Interestingly, the Committee accepts that 'soft law' -- internal policy, expressed in a variety of non-binding forms -- is a useful means of achieving an overall culture of good administration, but that binding codes are necessary to vindicate the "fundamental right" of EU citizens to good administration.

On the Committee's view, the EU-wide code would guarantee certain procedural minima "in order to guarantee the procedural rights – such as the right to be informed and the right to be heard – of natural or legal persons when a decision is taken on a matter in which they can be considered a party and which produces legal effects for the person or entity concerned, and regarding the right to access one’s own files".

There is reference too to general principles: "equality and the principles of impartiality and independence, while guaranteeing fairness, lawfulness and legal certainty and the principles of proportionality and openness" and a new "service principle", according to which the "administration should seek to guide, help, serve and support citizens, act with appropriate courtesy and therefore avoid unnecessarily cumbersome and lengthy procedures".

Enshrining such principles in EU or member-state law seems quite harmless.

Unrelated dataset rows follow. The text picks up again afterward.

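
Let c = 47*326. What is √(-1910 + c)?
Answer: 2*√3353 ≈ 115.81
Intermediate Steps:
c = 15322
√(-1910 + c) = √(-1910 + 15322) = √13412 = 2*√3353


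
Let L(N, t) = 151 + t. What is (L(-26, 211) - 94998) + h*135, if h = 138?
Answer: -76006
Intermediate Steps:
(L(-26, 211) - 94998) + h*135 = ((151 + 211) - 94998) + 138*135 = (362 - 94998) + 18630 = -94636 + 18630 = -76006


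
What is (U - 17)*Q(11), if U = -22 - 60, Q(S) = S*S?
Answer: -11979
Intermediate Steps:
Q(S) = S²
U = -82
(U - 17)*Q(11) = (-82 - 17)*11² = -99*121 = -11979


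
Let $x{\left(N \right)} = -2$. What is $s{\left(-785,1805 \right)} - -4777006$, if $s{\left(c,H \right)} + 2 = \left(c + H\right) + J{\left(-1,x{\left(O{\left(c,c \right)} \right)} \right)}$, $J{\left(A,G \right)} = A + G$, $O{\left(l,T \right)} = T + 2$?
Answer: $4778021$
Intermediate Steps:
$O{\left(l,T \right)} = 2 + T$
$s{\left(c,H \right)} = -5 + H + c$ ($s{\left(c,H \right)} = -2 - \left(3 - H - c\right) = -2 + \left(-3 + H + c\right) = -5 + H + c$)
$s{\left(-785,1805 \right)} - -4777006 = \left(-5 + 1805 - 785\right) - -4777006 = 1015 + 4777006 = 4778021$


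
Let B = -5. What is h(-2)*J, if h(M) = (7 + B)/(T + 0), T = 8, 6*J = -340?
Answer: -85/6 ≈ -14.167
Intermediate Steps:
J = -170/3 (J = (1/6)*(-340) = -170/3 ≈ -56.667)
h(M) = 1/4 (h(M) = (7 - 5)/(8 + 0) = 2/8 = 2*(1/8) = 1/4)
h(-2)*J = (1/4)*(-170/3) = -85/6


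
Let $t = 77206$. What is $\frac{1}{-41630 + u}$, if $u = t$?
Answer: $\frac{1}{35576} \approx 2.8109 \cdot 10^{-5}$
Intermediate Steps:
$u = 77206$
$\frac{1}{-41630 + u} = \frac{1}{-41630 + 77206} = \frac{1}{35576}$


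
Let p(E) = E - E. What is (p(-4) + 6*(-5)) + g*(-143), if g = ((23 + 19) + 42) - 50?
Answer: -4892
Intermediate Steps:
p(E) = 0
g = 34 (g = (42 + 42) - 50 = 84 - 50 = 34)
(p(-4) + 6*(-5)) + g*(-143) = (0 + 6*(-5)) + 34*(-143) = (0 - 30) - 4862 = -30 - 4862 = -4892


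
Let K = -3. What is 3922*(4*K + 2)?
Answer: -39220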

Adopting binding procedural standards is trickier though: one does not want to tie the hands of decision-makers and thereby reduce their freedom to experiment with decision-making processes. Creating procedural minima, as a baseline of administrative fairness, is a sensitive way of ensuring that general norms of fairness are respected without placing fetters on the discretion and creativity of administrative decision-makers.